The intersection of supernatural beliefs and mental health has been a prickly topic for me in the past. When I first moved back to Alabama, I was given a book about how one particular deity could make me happy. It was given to me as a comfort, but it was given to me at a time when I was losing all faith and reliance upon my religion. While I understand the sentiment behind such comforts, they don’t help people who don’t share the same articles of faith or spirituality.
My problem is that sometimes people can get a little pushy when they recommend some kind of treatment plan or self-help. I’ve been told many times that my problem isn’t one of mental health; I need improved spirituality. It’s like people are picking and choosing when to believe me. They get that I might be mentally unstable, but they don’t believe me that my beliefs in the supernatural didn’t do me any favors. Somehow it’s my problem that they couldn’t follow me to my conclusions.
Are they right somehow?
At the outset, this is a broad question. Some people just believe in spirits or in human spirits or in nature spirits. Others believe in eternal spirits connected with religious worship or some belief in a deity. Personally, I just tried out the Lutheran strain of Christianity. Why should I write off any other form of spirituality?
My short answer (that isn’t depressing) is that mental discipline is part of my treatment plan. Over the past few years, I’ve been having to learn coping strategies to deal with depression and the invariable suicidal planning and urges that go along with it. Inherent in this process is some of the mental discipline I learned in law school. I have evidence that some spirituality will interfere with my well-being; I do not have any evidence that spirituality will actually help my well-being.

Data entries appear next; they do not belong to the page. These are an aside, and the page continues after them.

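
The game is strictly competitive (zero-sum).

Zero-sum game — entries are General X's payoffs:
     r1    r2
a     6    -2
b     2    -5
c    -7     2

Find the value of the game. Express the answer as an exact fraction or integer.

-2/17

Row b is strictly dominated by row a, so General X never plays it.
The remaining 2×2 game on (a, c) × (r1, r2) has no saddle point. Let General X play a with probability p; indifference gives 6p − 7(1−p) = −2p + 2(1−p), so p = 9/17.
Similarly General Y's optimal q on r1 is 4/17, and the value is 6·(4/17) + (-2)·(13/17) = -2/17.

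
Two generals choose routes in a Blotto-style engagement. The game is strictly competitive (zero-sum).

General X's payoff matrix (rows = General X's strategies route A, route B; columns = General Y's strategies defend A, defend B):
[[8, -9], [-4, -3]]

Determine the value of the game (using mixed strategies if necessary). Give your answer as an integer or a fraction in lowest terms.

-10/3

Row minima are -9 and -4, so General X's maximin is -4; column maxima are 8 and -3, so General Y's minimax is -3. These differ, so the equilibrium is in mixed strategies.
Let General X play route A with probability p. General Y is indifferent when 8p − 4(1−p) = −9p − 3(1−p), giving p = 1/18.
Let General Y play defend A with probability q. General X is indifferent when 8q − 9(1−q) = −4q − 3(1−q), giving q = 1/3.
The value is 8·(1/3) + (-9)·(2/3) = -10/3.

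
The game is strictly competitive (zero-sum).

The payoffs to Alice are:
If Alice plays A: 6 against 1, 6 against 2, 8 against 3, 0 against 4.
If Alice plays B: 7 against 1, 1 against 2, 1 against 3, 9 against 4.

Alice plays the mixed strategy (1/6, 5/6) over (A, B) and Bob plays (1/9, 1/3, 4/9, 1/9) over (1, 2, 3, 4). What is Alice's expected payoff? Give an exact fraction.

19/6

Against (1/9, 1/3, 4/9, 1/9), each row's expected payoff is A: 56/9; B: 23/9.
Taking the (1/6, 5/6)-weighted average: (1/6)·(56/9) + (5/6)·(23/9) = 19/6.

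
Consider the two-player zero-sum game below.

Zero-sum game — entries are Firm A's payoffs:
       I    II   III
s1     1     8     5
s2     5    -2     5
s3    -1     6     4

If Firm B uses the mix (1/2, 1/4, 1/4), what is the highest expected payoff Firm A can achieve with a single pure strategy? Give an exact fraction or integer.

s1: (1)·(1/2) + (8)·(1/4) + (5)·(1/4) = 15/4.
s2: (5)·(1/2) + (-2)·(1/4) + (5)·(1/4) = 13/4.
s3: (-1)·(1/2) + (6)·(1/4) + (4)·(1/4) = 2.
The best pure response is s1 with expected payoff 15/4.

15/4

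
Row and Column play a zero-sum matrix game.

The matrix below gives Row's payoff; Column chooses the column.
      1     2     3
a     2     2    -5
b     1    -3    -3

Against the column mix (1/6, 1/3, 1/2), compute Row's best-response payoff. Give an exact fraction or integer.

-3/2

a: (2)·(1/6) + (2)·(1/3) + (-5)·(1/2) = -3/2.
b: (1)·(1/6) + (-3)·(1/3) + (-3)·(1/2) = -7/3.
The best pure response is a with expected payoff -3/2.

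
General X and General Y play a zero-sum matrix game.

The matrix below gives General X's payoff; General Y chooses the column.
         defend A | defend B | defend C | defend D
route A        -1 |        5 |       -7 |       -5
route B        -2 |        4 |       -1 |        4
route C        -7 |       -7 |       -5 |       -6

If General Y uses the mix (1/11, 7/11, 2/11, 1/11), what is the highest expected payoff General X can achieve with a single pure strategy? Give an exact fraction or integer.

28/11

route A: (-1)·(1/11) + (5)·(7/11) + (-7)·(2/11) + (-5)·(1/11) = 15/11.
route B: (-2)·(1/11) + (4)·(7/11) + (-1)·(2/11) + (4)·(1/11) = 28/11.
route C: (-7)·(1/11) + (-7)·(7/11) + (-5)·(2/11) + (-6)·(1/11) = -72/11.
The best pure response is route B with expected payoff 28/11.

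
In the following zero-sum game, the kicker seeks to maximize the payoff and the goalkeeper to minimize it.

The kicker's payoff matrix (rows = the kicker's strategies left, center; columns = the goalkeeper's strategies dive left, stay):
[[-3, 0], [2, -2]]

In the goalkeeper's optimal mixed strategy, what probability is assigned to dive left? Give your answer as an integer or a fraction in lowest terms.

Row minima are -3 and -2, so the kicker's maximin is -2; column maxima are 2 and 0, so the goalkeeper's minimax is 0. These differ, so the equilibrium is in mixed strategies.
Let the goalkeeper play dive left with probability q. The kicker is indifferent when −3q = 2q − 2(1−q), giving q = 2/7.

2/7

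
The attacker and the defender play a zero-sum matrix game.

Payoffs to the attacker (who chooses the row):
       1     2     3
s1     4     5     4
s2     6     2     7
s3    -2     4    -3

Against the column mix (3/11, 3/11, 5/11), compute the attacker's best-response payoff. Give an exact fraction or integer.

59/11

s1: (4)·(3/11) + (5)·(3/11) + (4)·(5/11) = 47/11.
s2: (6)·(3/11) + (2)·(3/11) + (7)·(5/11) = 59/11.
s3: (-2)·(3/11) + (4)·(3/11) + (-3)·(5/11) = -9/11.
The best pure response is s2 with expected payoff 59/11.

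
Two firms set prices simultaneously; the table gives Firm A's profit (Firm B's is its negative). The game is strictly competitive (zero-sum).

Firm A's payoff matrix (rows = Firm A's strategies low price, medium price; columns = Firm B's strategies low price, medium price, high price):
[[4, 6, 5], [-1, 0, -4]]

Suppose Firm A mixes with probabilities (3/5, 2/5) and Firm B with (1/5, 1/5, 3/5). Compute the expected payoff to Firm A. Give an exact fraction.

49/25

Against (1/5, 1/5, 3/5), each row's expected payoff is low price: 5; medium price: -13/5.
Taking the (3/5, 2/5)-weighted average: (3/5)·(5) + (2/5)·(-13/5) = 49/25.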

This distinction can sometimes get lost on people who might consider their brand of spirituality as helpful to others. What I generally try to point out here is that my situation and brain chemistry isn’t the same as anyone else’s. For reasons that are not known, I cannot force myself to adopt something and pretend it is going to just work for me.

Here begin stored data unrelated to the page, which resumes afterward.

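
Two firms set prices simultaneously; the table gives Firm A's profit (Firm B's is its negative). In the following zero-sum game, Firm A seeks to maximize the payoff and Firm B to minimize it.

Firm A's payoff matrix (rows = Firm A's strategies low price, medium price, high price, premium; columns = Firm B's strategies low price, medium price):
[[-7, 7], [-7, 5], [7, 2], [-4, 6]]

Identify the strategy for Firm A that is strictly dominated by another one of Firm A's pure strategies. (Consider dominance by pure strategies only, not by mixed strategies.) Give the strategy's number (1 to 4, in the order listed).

2

Compare medium price with premium: -4 > -7, 6 > 5.
So premium strictly dominates medium price for Firm A; medium price is strictly dominated.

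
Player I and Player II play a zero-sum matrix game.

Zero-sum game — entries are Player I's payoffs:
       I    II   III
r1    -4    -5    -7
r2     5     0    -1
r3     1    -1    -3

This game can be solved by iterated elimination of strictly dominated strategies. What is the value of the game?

Row r1 is strictly dominated by row r2 (5>-4, 0>-5, -1>-7); eliminate r1.
Column I is strictly dominated by II for Player II (0<5, -1<1); eliminate I.
Column II is strictly dominated by III for Player II (-1<0, -3<-1); eliminate II.
Row r3 is strictly dominated by row r2 (-1>-3); eliminate r3.
Only (r2, III) remains, with payoff -1.

-1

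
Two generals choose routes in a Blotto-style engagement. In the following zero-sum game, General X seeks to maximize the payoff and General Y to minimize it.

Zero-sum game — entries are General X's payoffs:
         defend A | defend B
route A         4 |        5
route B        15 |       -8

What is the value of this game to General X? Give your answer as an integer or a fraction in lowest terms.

107/24

Row minima are 4 and -8, so General X's maximin is 4; column maxima are 15 and 5, so General Y's minimax is 5. These differ, so the equilibrium is in mixed strategies.
Let General X play route A with probability p. General Y is indifferent when 4p + 15(1−p) = 5p − 8(1−p), giving p = 23/24.
Let General Y play defend A with probability q. General X is indifferent when 4q + 5(1−q) = 15q − 8(1−q), giving q = 13/24.
The value is 4·(13/24) + (5)·(11/24) = 107/24.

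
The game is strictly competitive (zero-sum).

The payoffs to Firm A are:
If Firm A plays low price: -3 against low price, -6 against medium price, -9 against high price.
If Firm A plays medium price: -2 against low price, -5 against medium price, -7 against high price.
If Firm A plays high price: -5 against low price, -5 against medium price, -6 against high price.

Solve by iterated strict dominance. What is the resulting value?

Column low price is strictly dominated by high price for Firm B (-9<-3, -7<-2, -6<-5); eliminate low price.
Column medium price is strictly dominated by high price for Firm B (-9<-6, -7<-5, -6<-5); eliminate medium price.
Row low price is strictly dominated by row medium price (-7>-9); eliminate low price.
Row medium price is strictly dominated by row high price (-6>-7); eliminate medium price.
Only (high price, high price) remains, with payoff -6.

-6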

The bigger issue here is whether anyone can impose their well-being onto others.
Just because someone believes something doesn’t make it true for everyone else. It’s why I do my best to give people who have had success with spirituality a wide berth. If it helps them get through tough times or personal pain, it obviously must be doing them some kind of favor.
I just wish that I’d get the same benefit of the doubt. As it stands, when people deride my coping strategies, medications, or other help I get, they’re attacking what keeps me from killing myself. It would be dreadfully inappropriate for me to do this to other people. Sadly, some people wear blinders that prevent them from seeing what they’re doing.
It’s on me to diminish the friction this causes for myself.
This might sound rough, but I think of it as a challenge to be overcome. I don’t want incessant demands that I try some new belief system out to get at me. Part of the solution I think is recognizing that I don’t have to go back at all. Nobody can put me at risk like I’ve been in the past. They only get what I give them.
Mental health and well-being doesn’t require spirituality to work. There are plenty of well-adjusted non-spiritual or religious people out there. I might not be one of them, but their success means I can try. Looking at that goal ahead of me is healthier than looking behind.